Blue Rain represents works from the early 1900s to present day. The gallery is one great place to start homework.
“The newer pieces illustrate how individual potters began to be recognized internationally for their work,” says Phetteplace. “We sell through all Jody Naranjo’s pieces so quickly. She is known for asymmetrical shapes and for her sgraffito. To me it’s like chalk on a blackboard; it gives me chills.”
Naranjo, a Tewa potter from the Santa Clara Pueblo, has won Best of Pottery at Indian Market and numerous other awards. Her work has been featured in books and museums.
“My pottery is made traditionally,” she says. “I dig my clay, polish with a stone, and pit-fire. My shapes and designs are contemporary. Part of it is my personality coming through the clay, and another reason is I love to experiment and play with new shapes and ideas. Asymmetrical shapes and a lighter, happier look at Native life is kind of my thing.”

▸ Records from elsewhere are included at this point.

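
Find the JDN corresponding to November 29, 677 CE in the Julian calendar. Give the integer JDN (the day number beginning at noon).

In the proleptic Gregorian calendar the same day is 2 December 677.
JDN 2451545 is 1 January 2000 CE (Gregorian); the target day is −482880 days from there, so JDN = 1968665.

1968665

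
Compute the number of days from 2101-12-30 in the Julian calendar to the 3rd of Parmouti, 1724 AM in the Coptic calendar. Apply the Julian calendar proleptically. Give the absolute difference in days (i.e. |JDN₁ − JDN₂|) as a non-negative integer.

First date → JDN 2488812; second date → JDN 2454568.
The interval is |2488812 − 2454568| = 34244 days.

34244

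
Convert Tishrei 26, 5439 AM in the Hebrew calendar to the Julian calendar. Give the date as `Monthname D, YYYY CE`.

October 2, 1678 CE

Julian Day Number of the source date = 2334222.
Converting JDN 2334222 to the Julian calendar gives 2 October 1678 CE.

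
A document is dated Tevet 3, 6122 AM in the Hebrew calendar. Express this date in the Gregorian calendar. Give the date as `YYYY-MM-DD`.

2361-12-31

Julian Day Number of the source date = 2583762.
Converting JDN 2583762 to the Gregorian calendar gives 31 December 2361 CE.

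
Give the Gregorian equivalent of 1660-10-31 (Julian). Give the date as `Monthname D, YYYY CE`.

November 10, 1660 CE

The Julian–Gregorian offset here is 10 days (Julian trailing).
31 October 1660 Julian + 10 days → 10 November 1660 Gregorian.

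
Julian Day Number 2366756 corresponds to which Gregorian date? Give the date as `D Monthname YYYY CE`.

9 November 1767 CE

JDN 2451545 is 1 Jan 2000; 2366756 is −84789 days from there.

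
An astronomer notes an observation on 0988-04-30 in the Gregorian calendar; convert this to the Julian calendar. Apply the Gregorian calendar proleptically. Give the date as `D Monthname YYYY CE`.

25 April 988 CE

At this point the Julian calendar is 5 days behind the Gregorian.
30 April 988 Gregorian − 5 days → 25 April 988 Julian.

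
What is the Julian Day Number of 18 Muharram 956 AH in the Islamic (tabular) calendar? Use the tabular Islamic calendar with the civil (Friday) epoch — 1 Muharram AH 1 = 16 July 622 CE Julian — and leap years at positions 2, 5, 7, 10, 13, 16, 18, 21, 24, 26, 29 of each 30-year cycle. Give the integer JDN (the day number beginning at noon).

2286877

In the proleptic Gregorian calendar the same day is 26 February 1549.
JDN 2451545 is 1 January 2000 CE (Gregorian); the target day is −164668 days from there, so JDN = 2286877.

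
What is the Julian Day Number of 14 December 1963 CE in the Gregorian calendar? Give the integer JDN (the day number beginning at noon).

JDN 2400001 is 17 November 1858 CE (Gregorian), MJD 0; the target day is +38377 days from there, so JDN = 2438378.

2438378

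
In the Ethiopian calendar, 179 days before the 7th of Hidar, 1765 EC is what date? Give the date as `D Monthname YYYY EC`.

13 Ginbot 1764 EC

JDN of the 7th of Hidar, 1765 EC = 2368588.
2368588 − 179 = 2368409.
JDN 2368409 in the Ethiopian calendar is 13 Ginbot 1764 EC.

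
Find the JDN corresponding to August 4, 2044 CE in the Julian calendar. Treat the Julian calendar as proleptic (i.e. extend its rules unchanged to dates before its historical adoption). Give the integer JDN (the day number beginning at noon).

Equivalently 17 August 2044 (Gregorian).
JDN 2451545 is 1 January 2000 CE (Gregorian); the target day is +16300 days from there, so JDN = 2467845.

2467845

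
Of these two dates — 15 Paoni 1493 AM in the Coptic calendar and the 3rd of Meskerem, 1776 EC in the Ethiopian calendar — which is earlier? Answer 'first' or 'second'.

The two dates have Julian Day Numbers 2370267 and 2372542 respectively.
Since 2370267 < 2372542, the first date comes first.

first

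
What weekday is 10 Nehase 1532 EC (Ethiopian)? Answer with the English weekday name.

Equivalently 13 August 1540 Gregorian, JDN 2283758.
Since JDN mod 7 = 1 (0 = Monday), the day is Tuesday.

Tuesday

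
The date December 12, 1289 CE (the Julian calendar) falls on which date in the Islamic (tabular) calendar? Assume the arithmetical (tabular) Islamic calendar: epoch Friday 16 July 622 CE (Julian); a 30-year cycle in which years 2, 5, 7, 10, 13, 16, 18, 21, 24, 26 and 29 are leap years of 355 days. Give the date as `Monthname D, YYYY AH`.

Dhu al-Qa'dah 27, 688 AH

Both dates share Julian Day Number 2192211; in the tabular Islamic calendar that is 27 Dhu al-Qa'dah 688 AH.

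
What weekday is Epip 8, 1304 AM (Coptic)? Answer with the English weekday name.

In the Gregorian calendar this is 12 July 1588 (JDN 2301258).
2301258 ≡ 1 (mod 7); counting from Monday = 0 gives Tuesday.

Tuesday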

Her sgraffito work on the surface of her pottery is partly how she designs. “My family is known for it,” she says. “My grandfather used a nail to etch pottery; I use an X-acto knife. You can get both very intricate designs or deep, defined lines using this process.”
At Indian Market, one can expect to see a variety of contemporary pieces, including hand-coiled figures of demons and devils with tattoo-like designs. Virgil Ortiz, whose work may be found not only at Blue Rain Gallery, but in museums nationwide, integrates cutting-edge imagery into traditionally realized work, winning multiple awards at Indian Market.
“I am inspired by modern design of all kinds, whether it is fashion, architecture, film, sculpture, or music,” says Ortiz. “These influences transform as I build my figurative clay works and also my surface designs. Luckily for me, historic Cochiti Pueblo figurative clayworks were based on social commentary, which leads me to a variety of subject matter for my pieces, yet keeps them under the traditional umbrella. Even if I do push beyond the limit in design and construction, I know it will challenge the up-and-coming potters to do the same.”
Ortiz’s mission is to not only revive the style and subjects created in the late 1800s, but also to continue to tell the story of the 1680 Pueblo Revolt. Because the historical figurative work of the Cochiti Pueblo appears contemporary in design, it was a natural progression for him to take these influences and add his own interpretations.
“It is an exciting time to witness the birth of these artistic ideas in full force at Indian Market,” Ortiz says. “My traditional work will always be the heart and soul of everything I do. I am now entering into the world of high-fire contemporary ceramics — a new and exciting body of work I plan to unveil during this year’s market.”
Editors Note: The 2018 Santa Fe Indian Market takes place August 17 through 18.